A book has 500 pages on which typographical errors could occur. Suppose that there are exactly 10 such errors randomly located on those pages.
$a)$ Find the probability that a random selection of 50 pages will contain no errors.
$b)$ Find the probability that 50 randomly selected pages will contain at least 2 errors. $$\\$$ This is what I have so far:
$a)$ $N$= 500 $n$=50 $p$= $\frac{10}{500}$
$\frac {\binom{10}{0} \binom{500-10}{50}}{\binom{500}{50}}$
On
A possible difference in interpretation leads to a different result: The problem might be easier if we assume that pages could have more than one typo; in particular, that the location of each typo is independent of the location of all other typos. Then the probability of a given typo occurring within the selection of $50$ pages is $\frac{1}{10}$, and the two probabilities can be obtained using the binomial distribution: (a) would be
$$ \binom{10}{0} \left(\frac{1}{10}\right)^0 \left(\frac{9}{10}\right)^{10} = \left(\frac{9}{10}\right)^{10} $$
while (b) could be obtained most simply by noting that the probability of exactly one typo occurring within the $50$ pages would be
$$ \binom{10}{1} \left(\frac{1}{10}\right)^1 \left(\frac{9}{10}\right)^9 = \left(\frac{9}{10}\right)^9 $$
so the answer in this case would be
$$ 1 - \left(\frac{9}{10}\right)^{10} - \left(\frac{9}{10}\right)^9 $$
But note carefully that these probabilities are valid only if we assume that the locations of the typos are independent of each other. If we assume that ten pages are chosen, at random, to each contain exactly one typo, then Yujie Zha's formulation should be used.

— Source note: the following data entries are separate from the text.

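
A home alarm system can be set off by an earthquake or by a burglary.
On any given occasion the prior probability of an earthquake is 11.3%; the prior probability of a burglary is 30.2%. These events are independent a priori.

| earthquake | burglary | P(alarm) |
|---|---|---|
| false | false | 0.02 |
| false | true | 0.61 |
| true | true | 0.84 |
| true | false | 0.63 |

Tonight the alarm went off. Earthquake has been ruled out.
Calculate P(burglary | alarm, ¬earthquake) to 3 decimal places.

By total probability over both values of burglary:
  P(alarm | ¬earthquake) = 0.02×0.698 + 0.61×0.302
        = 0.013960 + 0.184220 = 0.198180
Configurations with burglary contribute 0.184220, so
  P(burglary | alarm, ¬earthquake) = 0.184220 / 0.198180 ≈ 0.930

P(burglary | alarm, ¬earthquake) ≈ 0.930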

Here we assume each page could have at most one of the ten errors, and thus they are not independent. Notice that each page is different, and thus we use ordered arrangement/permutation instead of combination (i.e. order matters).
For a) $$\frac{A_{490}^{50}}{A_{500}^{50}}$$ For the above, the whole space has permutation of $A_{500}^{50}$. For the case where all selections are non-error, we have $490$ pages in total, and we select $50$ pages out - which is $A_{490}^{50}$. Notice that we are not doing $\binom {490}{50}$, because each page is different (they are labels as page 1, page 2, etc.), and thus the case of having error on page 1 v.s. having error on page 25 are different cases. The analysis is similar for b).
For b), you exclude cases when there is no error pages and one error page. $$1-\frac{A_{490}^{50}}{A_{500}^{50}}-\frac{A_{10}^{1}A_{490}^{49}}{A_{500}^{50}}$$
Where $A_n^r=\frac{n!}{(n-r)!}$, which indicate the number of possible permutation scenarios if you select $r$ elements out of a whole of $n$ elements.